Join Harris Feinsod and Rachel Galvin as they discuss how poetry intertwined with the geopolitics of the modernist era, moderated by the Newberry's director of Chicago Studies, Liesl Olson.

Download a PDF flyer for this event to post and distribute, and explore related Newberry materials with our Collection Quick Guide on Poetry and Geopolitics.

Harris Feinsod is Assistant Professor of English and Comparative Literature at Northwestern University. His essays on modern and contemporary poetry, maritime cultural history, and photography appear in publications such as American Literary History, Iowa Review, n+1, and The Princeton Encyclopedia of Poetry & Poetics: Fourth Edition, for which he served as assistant editor. Together with Rachel Galvin, he translated the complete early poetry of Oliverio Girondo, forthcoming from Open Letter Books.

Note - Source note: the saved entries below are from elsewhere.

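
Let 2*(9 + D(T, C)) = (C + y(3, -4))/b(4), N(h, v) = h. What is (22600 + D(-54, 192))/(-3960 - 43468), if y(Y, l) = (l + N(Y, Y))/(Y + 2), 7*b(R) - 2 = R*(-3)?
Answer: -2252387/4742800 ≈ -0.47491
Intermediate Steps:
b(R) = 2/7 - 3*R/7 (b(R) = 2/7 + (R*(-3))/7 = 2/7 + (-3*R)/7 = 2/7 - 3*R/7)
y(Y, l) = (Y + l)/(2 + Y) (y(Y, l) = (l + Y)/(Y + 2) = (Y + l)/(2 + Y))
D(T, C) = -893/100 - 7*C/20 (D(T, C) = -9 + ((C + (3 - 4)/(2 + 3))/(2/7 - 3/7*4))/2 = -9 + ((C - 1/5)/(2/7 - 12/7))/2 = -9 + ((C + (⅕)*(-1))/(-10/7))/2 = -9 + ((C - ⅕)*(-7/10))/2 = -9 + ((-⅕ + C)*(-7/10))/2 = -9 + (7/50 - 7*C/10)/2 = -9 + (7/100 - 7*C/20) = -893/100 - 7*C/20)
(22600 + D(-54, 192))/(-3960 - 43468) = (22600 + (-893/100 - 7/20*192))/(-3960 - 43468) = (22600 + (-893/100 - 336/5))/(-47428) = (22600 - 7613/100)*(-1/47428) = (2252387/100)*(-1/47428) = -2252387/4742800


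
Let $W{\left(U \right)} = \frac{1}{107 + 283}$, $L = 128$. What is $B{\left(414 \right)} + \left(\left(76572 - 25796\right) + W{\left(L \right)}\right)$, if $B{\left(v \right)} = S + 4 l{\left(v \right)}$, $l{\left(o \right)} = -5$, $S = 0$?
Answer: $\frac{19794841}{390} \approx 50756.0$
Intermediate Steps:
$W{\left(U \right)} = \frac{1}{390}$
$B{\left(v \right)} = -20$ ($B{\left(v \right)} = 0 + 4 \left(-5\right) = 0 - 20 = -20$)
$B{\left(414 \right)} + \left(\left(76572 - 25796\right) + W{\left(L \right)}\right) = -20 + \left(\left(76572 - 25796\right) + \frac{1}{390}\right) = -20 + \left(50776 + \frac{1}{390}\right) = -20 + \frac{19802641}{390} = \frac{19794841}{390}$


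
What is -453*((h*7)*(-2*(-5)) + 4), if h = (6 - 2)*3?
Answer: -382332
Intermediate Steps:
h = 12 (h = 4*3 = 12)
-453*((h*7)*(-2*(-5)) + 4) = -453*((12*7)*(-2*(-5)) + 4) = -453*(84*10 + 4) = -453*(840 + 4) = -453*844 = -382332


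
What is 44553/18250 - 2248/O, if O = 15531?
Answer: 650926643/283440750 ≈ 2.2965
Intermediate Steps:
44553/18250 - 2248/O = 44553/18250 - 2248/15531 = 650926643/283440750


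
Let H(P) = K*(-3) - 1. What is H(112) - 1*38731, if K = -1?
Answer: -38729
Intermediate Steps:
H(P) = 2 (H(P) = -1*(-3) - 1 = 3 - 1 = 2)
H(112) - 1*38731 = 2 - 1*38731 = 2 - 38731 = -38729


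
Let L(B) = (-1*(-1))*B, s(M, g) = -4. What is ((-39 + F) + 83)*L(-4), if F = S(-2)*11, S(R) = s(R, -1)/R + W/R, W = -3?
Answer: -330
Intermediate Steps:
S(R) = -7/R (S(R) = -4/R - 3/R = -7/R)
F = 77/2 (F = -7/(-2)*11 = -7*(-1/2)*11 = (7/2)*11 = 77/2 ≈ 38.500)
L(B) = B (L(B) = 1*B = B)
((-39 + F) + 83)*L(-4) = ((-39 + 77/2) + 83)*(-4) = (-1/2 + 83)*(-4) = (165/2)*(-4) = -330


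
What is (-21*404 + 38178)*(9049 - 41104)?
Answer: -951841170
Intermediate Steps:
(-21*404 + 38178)*(9049 - 41104) = (-8484 + 38178)*(-32055) = 29694*(-32055) = -951841170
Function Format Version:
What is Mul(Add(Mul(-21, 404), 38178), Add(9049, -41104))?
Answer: -951841170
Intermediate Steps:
Mul(Add(Mul(-21, 404), 38178), Add(9049, -41104)) = Mul(Add(-8484, 38178), -32055) = Mul(29694, -32055) = -951841170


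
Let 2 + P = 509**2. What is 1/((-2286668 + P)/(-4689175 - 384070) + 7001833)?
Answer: 5073245/35522016285674 ≈ 1.4282e-7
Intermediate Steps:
P = 259079 (P = -2 + 509**2 = -2 + 259081 = 259079)
1/((-2286668 + P)/(-4689175 - 384070) + 7001833) = 1/((-2286668 + 259079)/(-4689175 - 384070) + 7001833) = 1/(-2027589/(-5073245) + 7001833) = 1/(-2027589*(-1/5073245) + 7001833) = 1/(2027589/5073245 + 7001833) = 1/(35522016285674/5073245) = 5073245/35522016285674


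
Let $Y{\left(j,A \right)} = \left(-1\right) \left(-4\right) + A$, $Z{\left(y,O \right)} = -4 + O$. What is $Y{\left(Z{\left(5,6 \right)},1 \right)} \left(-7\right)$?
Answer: $-35$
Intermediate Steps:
$Y{\left(j,A \right)} = 4 + A$
$Y{\left(Z{\left(5,6 \right)},1 \right)} \left(-7\right) = \left(4 + 1\right) \left(-7\right) = 5 \left(-7\right) = -35$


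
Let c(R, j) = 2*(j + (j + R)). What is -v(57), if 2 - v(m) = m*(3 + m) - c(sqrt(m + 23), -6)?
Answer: 3442 - 8*sqrt(5) ≈ 3424.1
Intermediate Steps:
c(R, j) = 2*R + 4*j (c(R, j) = 2*(j + (R + j)) = 2*(R + 2*j) = 2*R + 4*j)
v(m) = -22 + 2*sqrt(23 + m) - m*(3 + m) (v(m) = 2 - (m*(3 + m) - (2*sqrt(m + 23) + 4*(-6))) = 2 - (m*(3 + m) - (2*sqrt(23 + m) - 24)) = 2 - (m*(3 + m) - (-24 + 2*sqrt(23 + m))) = 2 - (m*(3 + m) + (24 - 2*sqrt(23 + m))) = 2 - (24 - 2*sqrt(23 + m) + m*(3 + m)) = 2 + (-24 + 2*sqrt(23 + m) - m*(3 + m)) = -22 + 2*sqrt(23 + m) - m*(3 + m))
-v(57) = -(-22 - 1*57**2 - 3*57 + 2*sqrt(23 + 57)) = -(-22 - 1*3249 - 171 + 2*sqrt(80)) = -(-22 - 3249 - 171 + 2*(4*sqrt(5))) = -(-22 - 3249 - 171 + 8*sqrt(5)) = -(-3442 + 8*sqrt(5)) = 3442 - 8*sqrt(5)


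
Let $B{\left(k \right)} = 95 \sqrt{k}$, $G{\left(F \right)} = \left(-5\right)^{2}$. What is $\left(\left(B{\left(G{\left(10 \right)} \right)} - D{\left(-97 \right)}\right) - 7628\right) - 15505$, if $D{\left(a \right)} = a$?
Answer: $-22561$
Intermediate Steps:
$G{\left(F \right)} = 25$
$\left(\left(B{\left(G{\left(10 \right)} \right)} - D{\left(-97 \right)}\right) - 7628\right) - 15505 = \left(\left(95 \sqrt{25} - -97\right) - 7628\right) - 15505 = \left(\left(95 \cdot 5 + 97\right) - 7628\right) - 15505 = \left(\left(475 + 97\right) - 7628\right) - 15505 = \left(572 - 7628\right) - 15505 = -7056 - 15505 = -22561$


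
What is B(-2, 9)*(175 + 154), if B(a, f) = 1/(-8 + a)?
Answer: -329/10 ≈ -32.900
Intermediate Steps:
B(-2, 9)*(175 + 154) = (175 + 154)/(-8 - 2) = 329/(-10) = -⅒*329 = -329/10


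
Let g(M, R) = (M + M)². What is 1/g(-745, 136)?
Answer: 1/2220100 ≈ 4.5043e-7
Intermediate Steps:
g(M, R) = 4*M² (g(M, R) = (2*M)² = 4*M²)
1/g(-745, 136) = 1/(4*(-745)²) = 1/(4*555025) = 1/2220100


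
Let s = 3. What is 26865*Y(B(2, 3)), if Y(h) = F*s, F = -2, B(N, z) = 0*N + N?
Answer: -161190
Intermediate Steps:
B(N, z) = N (B(N, z) = 0 + N = N)
Y(h) = -6 (Y(h) = -2*3 = -6)
26865*Y(B(2, 3)) = 26865*(-6) = -161190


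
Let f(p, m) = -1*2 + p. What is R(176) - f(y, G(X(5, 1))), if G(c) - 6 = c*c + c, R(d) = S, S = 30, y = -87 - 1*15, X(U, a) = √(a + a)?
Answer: 134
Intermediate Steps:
X(U, a) = √2*√a (X(U, a) = √(2*a) = √2*√a)
y = -102 (y = -87 - 15 = -102)
R(d) = 30
G(c) = 6 + c + c² (G(c) = 6 + (c*c + c) = 6 + (c² + c) = 6 + (c + c²) = 6 + c + c²)
f(p, m) = -2 + p
R(176) - f(y, G(X(5, 1))) = 30 - (-2 - 102) = 30 - 1*(-104) = 30 + 104 = 134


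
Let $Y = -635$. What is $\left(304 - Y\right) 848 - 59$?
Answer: $796213$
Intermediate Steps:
$\left(304 - Y\right) 848 - 59 = \left(304 - -635\right) 848 - 59 = \left(304 + 635\right) 848 - 59 = 939 \cdot 848 - 59 = 796272 - 59 = 796213$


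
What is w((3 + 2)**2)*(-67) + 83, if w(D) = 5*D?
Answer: -8292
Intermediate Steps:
w((3 + 2)**2)*(-67) + 83 = (5*(3 + 2)**2)*(-67) + 83 = (5*5**2)*(-67) + 83 = (5*25)*(-67) + 83 = 125*(-67) + 83 = -8375 + 83 = -8292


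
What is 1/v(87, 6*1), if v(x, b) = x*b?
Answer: 1/522 ≈ 0.0019157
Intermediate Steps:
v(x, b) = b*x
1/v(87, 6*1) = 1/((6*1)*87) = 1/(6*87) = 1/522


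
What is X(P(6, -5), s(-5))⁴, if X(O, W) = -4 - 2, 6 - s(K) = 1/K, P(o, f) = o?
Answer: 1296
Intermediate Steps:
s(K) = 6 - 1/K
X(O, W) = -6
X(P(6, -5), s(-5))⁴ = (-6)⁴ = 1296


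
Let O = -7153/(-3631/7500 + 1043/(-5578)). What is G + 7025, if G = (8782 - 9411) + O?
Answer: 239410622664/14038109 ≈ 17054.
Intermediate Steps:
O = 149622877500/14038109 (O = -7153/(-3631*1/7500 + 1043*(-1/5578)) = -7153/(-3631/7500 - 1043/5578) = -7153/(-14038109/20917500) = -7153*(-20917500/14038109) = 149622877500/14038109 ≈ 10658.)
G = 140792906939/14038109 (G = (8782 - 9411) + 149622877500/14038109 = -629 + 149622877500/14038109 = 140792906939/14038109 ≈ 10029.)
G + 7025 = 140792906939/14038109 + 7025 = 239410622664/14038109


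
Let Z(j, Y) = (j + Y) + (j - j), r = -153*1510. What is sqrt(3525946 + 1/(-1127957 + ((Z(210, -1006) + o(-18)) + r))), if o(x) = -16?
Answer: sqrt(133054329772515603)/194257 ≈ 1877.8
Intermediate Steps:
r = -231030
Z(j, Y) = Y + j (Z(j, Y) = (Y + j) + 0 = Y + j)
sqrt(3525946 + 1/(-1127957 + ((Z(210, -1006) + o(-18)) + r))) = sqrt(3525946 + 1/(-1127957 + (((-1006 + 210) - 16) - 231030))) = sqrt(3525946 + 1/(-1127957 + ((-796 - 16) - 231030))) = sqrt(3525946 + 1/(-1127957 + (-812 - 231030))) = sqrt(3525946 + 1/(-1127957 - 231842)) = sqrt(3525946 + 1/(-1359799)) = sqrt(3525946 - 1/1359799) = sqrt(4794577844853/1359799) = sqrt(133054329772515603)/194257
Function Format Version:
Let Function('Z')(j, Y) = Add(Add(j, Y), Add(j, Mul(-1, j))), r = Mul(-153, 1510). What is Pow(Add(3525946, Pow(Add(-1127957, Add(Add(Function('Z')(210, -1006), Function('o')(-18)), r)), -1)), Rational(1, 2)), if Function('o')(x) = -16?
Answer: Mul(Rational(1, 194257), Pow(133054329772515603, Rational(1, 2))) ≈ 1877.8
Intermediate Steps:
r = -231030
Function('Z')(j, Y) = Add(Y, j) (Function('Z')(j, Y) = Add(Add(Y, j), 0) = Add(Y, j))
Pow(Add(3525946, Pow(Add(-1127957, Add(Add(Function('Z')(210, -1006), Function('o')(-18)), r)), -1)), Rational(1, 2)) = Pow(Add(3525946, Pow(Add(-1127957, Add(Add(Add(-1006, 210), -16), -231030)), -1)), Rational(1, 2)) = Pow(Add(3525946, Pow(Add(-1127957, Add(Add(-796, -16), -231030)), -1)), Rational(1, 2)) = Pow(Add(3525946, Pow(Add(-1127957, Add(-812, -231030)), -1)), Rational(1, 2)) = Pow(Add(3525946, Pow(Add(-1127957, -231842), -1)), Rational(1, 2)) = Pow(Add(3525946, Pow(-1359799, -1)), Rational(1, 2)) = Pow(Add(3525946, Rational(-1, 1359799)), Rational(1, 2)) = Pow(Rational(4794577844853, 1359799), Rational(1, 2)) = Mul(Rational(1, 194257), Pow(133054329772515603, Rational(1, 2)))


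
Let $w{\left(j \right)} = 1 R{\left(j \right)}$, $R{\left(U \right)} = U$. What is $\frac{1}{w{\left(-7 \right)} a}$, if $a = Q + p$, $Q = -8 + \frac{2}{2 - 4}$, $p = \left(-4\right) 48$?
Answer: $\frac{1}{1407} \approx 0.00071073$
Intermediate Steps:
$p = -192$
$w{\left(j \right)} = j$ ($w{\left(j \right)} = 1 j = j$)
$Q = -9$ ($Q = -8 + \frac{2}{-2} = -8 + 2 \left(- \frac{1}{2}\right) = -8 - 1 = -9$)
$a = -201$ ($a = -9 - 192 = -201$)
$\frac{1}{w{\left(-7 \right)} a} = \frac{1}{\left(-7\right) \left(-201\right)} = \left(- \frac{1}{7}\right) \left(- \frac{1}{201}\right) = \frac{1}{1407}$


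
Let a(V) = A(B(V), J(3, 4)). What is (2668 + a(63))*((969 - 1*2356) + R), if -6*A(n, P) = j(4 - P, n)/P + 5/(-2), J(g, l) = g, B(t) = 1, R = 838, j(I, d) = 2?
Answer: -5859599/4 ≈ -1.4649e+6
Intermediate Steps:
A(n, P) = 5/12 - 1/(3*P) (A(n, P) = -(2/P + 5/(-2))/6 = -(2/P + 5*(-1/2))/6 = -(2/P - 5/2)/6 = -(-5/2 + 2/P)/6 = 5/12 - 1/(3*P))
a(V) = 11/36 (a(V) = (1/12)*(-4 + 5*3)/3 = (1/12)*(1/3)*(-4 + 15) = (1/12)*(1/3)*11 = 11/36)
(2668 + a(63))*((969 - 1*2356) + R) = (2668 + 11/36)*((969 - 1*2356) + 838) = 96059*((969 - 2356) + 838)/36 = 96059*(-1387 + 838)/36 = (96059/36)*(-549) = -5859599/4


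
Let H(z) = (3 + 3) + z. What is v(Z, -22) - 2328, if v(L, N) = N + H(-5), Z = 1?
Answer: -2349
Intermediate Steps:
H(z) = 6 + z
v(L, N) = 1 + N (v(L, N) = N + (6 - 5) = N + 1 = 1 + N)
v(Z, -22) - 2328 = (1 - 22) - 2328 = -21 - 2328 = -2349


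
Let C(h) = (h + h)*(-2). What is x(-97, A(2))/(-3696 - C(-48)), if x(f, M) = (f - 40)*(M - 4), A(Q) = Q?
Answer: -137/1944 ≈ -0.070473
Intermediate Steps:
C(h) = -4*h (C(h) = (2*h)*(-2) = -4*h)
x(f, M) = (-40 + f)*(-4 + M)
x(-97, A(2))/(-3696 - C(-48)) = (160 - 40*2 - 4*(-97) + 2*(-97))/(-3696 - (-4)*(-48)) = (160 - 80 + 388 - 194)/(-3696 - 1*192) = 274/(-3696 - 192) = 274/(-3888) = 274*(-1/3888) = -137/1944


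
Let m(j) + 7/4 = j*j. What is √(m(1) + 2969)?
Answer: √11873/2 ≈ 54.482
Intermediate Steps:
m(j) = -7/4 + j² (m(j) = -7/4 + j*j = -7/4 + j²)
√(m(1) + 2969) = √((-7/4 + 1²) + 2969) = √((-7/4 + 1) + 2969) = √(-¾ + 2969) = √(11873/4) = √11873/2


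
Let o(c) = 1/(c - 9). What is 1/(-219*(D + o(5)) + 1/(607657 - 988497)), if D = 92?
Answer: -380840/7652313331 ≈ -4.9768e-5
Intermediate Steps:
o(c) = 1/(-9 + c)
1/(-219*(D + o(5)) + 1/(607657 - 988497)) = 1/(-219*(92 + 1/(-9 + 5)) + 1/(607657 - 988497)) = 1/(-219*(92 + 1/(-4)) + 1/(-380840)) = 1/(-219*(92 - 1/4) - 1/380840) = 1/(-219*367/4 - 1/380840) = 1/(-80373/4 - 1/380840) = 1/(-7652313331/380840) = -380840/7652313331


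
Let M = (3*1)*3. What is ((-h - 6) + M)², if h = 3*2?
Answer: 9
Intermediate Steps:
h = 6
M = 9 (M = 3*3 = 9)
((-h - 6) + M)² = ((-1*6 - 6) + 9)² = ((-6 - 6) + 9)² = (-12 + 9)² = (-3)² = 9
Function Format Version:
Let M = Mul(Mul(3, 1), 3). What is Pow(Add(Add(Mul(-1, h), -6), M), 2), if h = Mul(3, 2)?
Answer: 9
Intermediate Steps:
h = 6
M = 9 (M = Mul(3, 3) = 9)
Pow(Add(Add(Mul(-1, h), -6), M), 2) = Pow(Add(Add(Mul(-1, 6), -6), 9), 2) = Pow(Add(Add(-6, -6), 9), 2) = Pow(Add(-12, 9), 2) = Pow(-3, 2) = 9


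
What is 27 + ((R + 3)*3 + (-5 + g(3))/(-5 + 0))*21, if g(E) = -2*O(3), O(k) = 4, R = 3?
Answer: 2298/5 ≈ 459.60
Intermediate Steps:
g(E) = -8 (g(E) = -2*4 = -8)
27 + ((R + 3)*3 + (-5 + g(3))/(-5 + 0))*21 = 27 + ((3 + 3)*3 + (-5 - 8)/(-5 + 0))*21 = 27 + (6*3 - 13/(-5))*21 = 27 + (18 - 13*(-1/5))*21 = 27 + (18 + 13/5)*21 = 27 + (103/5)*21 = 27 + 2163/5 = 2298/5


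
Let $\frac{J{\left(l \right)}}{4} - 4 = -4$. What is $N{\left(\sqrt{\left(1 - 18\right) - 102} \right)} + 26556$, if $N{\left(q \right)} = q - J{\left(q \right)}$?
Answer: $26556 + i \sqrt{119} \approx 26556.0 + 10.909 i$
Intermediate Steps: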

Rachel Galvin is Assistant Professor of English at the University of Chicago. She is a scholar, poet, and translator. Her essays appear in Boston Review, Comparative Literature Studies, ELH, Jacket 2, Los Angeles Review of Books, MLN, and Modernism/modernity.

After the talk, our speakers will sign copies of their books, which will be available for purchase.